Income taxes were $113 million in the second quarter of 2017 ($107 million in the second quarter of 2016). Adjusted income taxes for the second quarter of 2017 were $123 million ($107 million in the second quarter of 2016). The adjusted effective tax rate (adjusted ETR) was 34% (36% in the second quarter of 2016).
Net industrial debt was $2.1 billion at June 30, 2017, in line with March 31, 2017, with cash flow generation from industrial operations of more than $400 million in the second quarter, offset by the payment of $161 million in dividends to shareholders in May 2017 and a foreign exchange impact on euro denominated debt. Total debt was $25.5 billion at June 30, 2017, compared to $24.5 billion at March 31, 2017. At June 30, 2017, available liquidity was $8.3 billion, up $0.8 billion compared to March 31, 2017.

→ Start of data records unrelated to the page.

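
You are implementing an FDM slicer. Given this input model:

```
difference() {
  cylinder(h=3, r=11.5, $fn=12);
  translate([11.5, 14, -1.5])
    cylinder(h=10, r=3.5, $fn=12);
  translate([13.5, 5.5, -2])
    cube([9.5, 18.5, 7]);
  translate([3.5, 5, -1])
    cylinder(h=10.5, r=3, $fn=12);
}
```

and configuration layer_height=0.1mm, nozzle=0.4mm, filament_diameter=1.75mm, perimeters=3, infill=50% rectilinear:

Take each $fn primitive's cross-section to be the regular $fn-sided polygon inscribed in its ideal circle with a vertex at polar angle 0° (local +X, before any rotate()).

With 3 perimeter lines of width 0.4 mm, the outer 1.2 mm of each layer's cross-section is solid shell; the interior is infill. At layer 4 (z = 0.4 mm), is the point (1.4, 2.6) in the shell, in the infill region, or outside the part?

shell

At z = 0.4 mm: the r=11.5 cylinder gives a regular 12-gon of circumradius 11.5 (constant along its height); the r=3.5 cylinder at (11.5, 14) gives a regular 12-gon of circumradius 3.5 (constant along its height); the 9.5×18.5 cube at (13.5, 5.5) contributes its full rectangle; the r=3 cylinder at (3.5, 5) gives a regular 12-gon of circumradius 3 (constant along its height); Taking the first minus the rest: starting from the r=11.5 cylinder, the r=3.5 cylinder at (11.5, 14) misses the remaining region (no effect); the 9.5×18.5 cube at (13.5, 5.5) misses the remaining region (no effect); the r=3 cylinder at (3.5, 5) lies wholly inside it (removes its full 27.00 mm² and its 18.63 mm outline becomes a hole wall) — 1 connected region with 1 hole. Overall, the cross-section is one region with 1 hole. The nearest boundary edge runs (0.90, 3.50)→(2.00, 2.40); distance from the point to it = 0.28 mm. The point is inside the cross-section, 0.28 mm from the nearest boundary — within the 1.2 mm shell band (3 × 0.4).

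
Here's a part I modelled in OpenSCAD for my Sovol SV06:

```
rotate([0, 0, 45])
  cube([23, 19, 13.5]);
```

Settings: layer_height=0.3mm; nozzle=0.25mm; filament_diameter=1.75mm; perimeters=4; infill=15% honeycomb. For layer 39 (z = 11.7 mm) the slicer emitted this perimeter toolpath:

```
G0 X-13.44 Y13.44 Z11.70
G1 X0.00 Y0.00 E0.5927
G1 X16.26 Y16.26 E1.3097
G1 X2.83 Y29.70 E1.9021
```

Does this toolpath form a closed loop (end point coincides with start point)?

no

Start point (G0): (-13.44, 13.44). End point (last G1): the path does not return to the start — open.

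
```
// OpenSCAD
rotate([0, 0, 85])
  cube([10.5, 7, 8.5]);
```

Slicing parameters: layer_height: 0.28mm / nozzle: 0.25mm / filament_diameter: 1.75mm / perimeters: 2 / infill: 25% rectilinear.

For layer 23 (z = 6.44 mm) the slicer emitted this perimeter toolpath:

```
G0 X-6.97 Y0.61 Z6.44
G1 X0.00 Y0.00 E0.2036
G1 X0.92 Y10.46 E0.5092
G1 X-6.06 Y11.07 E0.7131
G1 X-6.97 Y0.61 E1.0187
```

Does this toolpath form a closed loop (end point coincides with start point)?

yes

Start point (G0): (-6.97, 0.61). End point (last G1): the path returns to the start — closed.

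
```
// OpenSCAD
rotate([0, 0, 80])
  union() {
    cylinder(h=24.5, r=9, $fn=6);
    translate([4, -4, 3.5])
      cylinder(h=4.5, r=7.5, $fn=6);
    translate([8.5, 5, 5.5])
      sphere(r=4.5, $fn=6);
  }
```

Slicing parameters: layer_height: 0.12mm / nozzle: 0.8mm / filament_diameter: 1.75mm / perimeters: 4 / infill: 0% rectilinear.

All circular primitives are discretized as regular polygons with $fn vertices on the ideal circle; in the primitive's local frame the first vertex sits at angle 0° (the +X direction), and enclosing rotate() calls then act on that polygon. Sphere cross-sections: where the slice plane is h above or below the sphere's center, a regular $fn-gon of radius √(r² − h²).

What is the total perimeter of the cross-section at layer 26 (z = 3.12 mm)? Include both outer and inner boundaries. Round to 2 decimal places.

64.98 mm

At z = 3.12 mm: the cylinder: section is a regular 6-gon, circumradius r=9 (perimeter = 2·6·9.000·sin(180°/6) = 54.00 mm); the cylinder at (4, -4) does not reach this height (z outside [3.5, 8]); the sphere at (8.5, 5): section is a regular 6-gon, circumradius = √(r²−h²) = √(4.5²−2.38²) = 3.819 (perimeter = 2·6·3.819·sin(180°/6) = 22.91 mm); Combining (union): the regions partially overlap (shared area 5.63 mm²), so the edge portions inside another operand are dropped and the merged outline is re-measured after clipping — boundary = 64.98 mm; (rotated 80° about Z; rotation is an isometry so areas/perimeters/island counts are preserved). Overall, the cross-section is a single solid region. Total boundary length (outer) = 64.98 mm.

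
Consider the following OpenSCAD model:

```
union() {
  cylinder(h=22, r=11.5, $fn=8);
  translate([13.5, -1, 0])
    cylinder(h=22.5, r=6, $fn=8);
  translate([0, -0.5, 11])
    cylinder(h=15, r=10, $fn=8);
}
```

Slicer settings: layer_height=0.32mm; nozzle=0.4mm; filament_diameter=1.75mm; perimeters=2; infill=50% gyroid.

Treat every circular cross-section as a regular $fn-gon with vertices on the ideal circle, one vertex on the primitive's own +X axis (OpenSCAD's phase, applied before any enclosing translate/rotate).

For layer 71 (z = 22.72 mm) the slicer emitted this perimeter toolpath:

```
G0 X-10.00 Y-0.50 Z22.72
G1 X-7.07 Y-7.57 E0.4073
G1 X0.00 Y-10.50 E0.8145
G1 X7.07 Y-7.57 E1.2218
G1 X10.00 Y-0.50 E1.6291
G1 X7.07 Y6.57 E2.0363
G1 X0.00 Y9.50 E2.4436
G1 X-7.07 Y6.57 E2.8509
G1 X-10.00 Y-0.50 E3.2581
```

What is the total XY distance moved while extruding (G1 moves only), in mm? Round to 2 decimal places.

61.22 mm

Sum the Euclidean lengths of each G1 segment: total = 61.22 mm.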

Agricultural Equipment’s net sales increased 3.0% in the second quarter of 2017 compared to the second quarter of 2016 (up 3.3% on a constant currency basis), as a result of a strong rebound in demand in LATAM. Net sales increased in APAC, mainly driven by favorable volume in Australia, and in the EMEA region. Net sales, as forecast, were down in NAFTA due to unfavorable industry volume in the small grain and hay & forage product lines.
Operating profit was $303 million in the second quarter ($301 million in the second quarter of 2016), with an operating margin of 10.5% (down 0.2 p.p. compared to the second quarter of 2016). Favorable volume in LATAM including improved fixed cost absorption, and disciplined net price realization across all regions, offset negative volume and mix in NAFTA and increased spending on research and development.
Construction Equipment’s net sales increased 13.6% in the second quarter of 2017 compared to the second quarter of 2016 (up 13.5% on a constant currency basis), as a result of a strengthening of NAFTA and APAC markets.
Operating profit was $17 million in the second quarter of 2017, flat compared to the second quarter of 2016, with an operating margin of 2.5% (down 0.4 p.p. compared to the second quarter of 2016). The favorable volume trend was offset by foreign exchange impact on product cost. Net pricing was stable across the major markets.
2017 Outlook
During the first half of 2017, market conditions across all major segments have been better than originally expected, despite continued inventory destocking efforts in high horsepower tractors in NAFTA row-crop, weakened demand in hay & forage product lines, and persisting end-market weakness in France. Therefore, the Company is leading its 2017 guidance for sales and EPS to the upper end of the range while keeping the net industrial debt guidance unchanged as follows:
• Net sales of Industrial Activities of approximately $24 billion;
• Adjusted diluted EPS of approximately $0.41;
• Net industrial debt at the end of 2017 between $1.4 billion and $1.6 billion.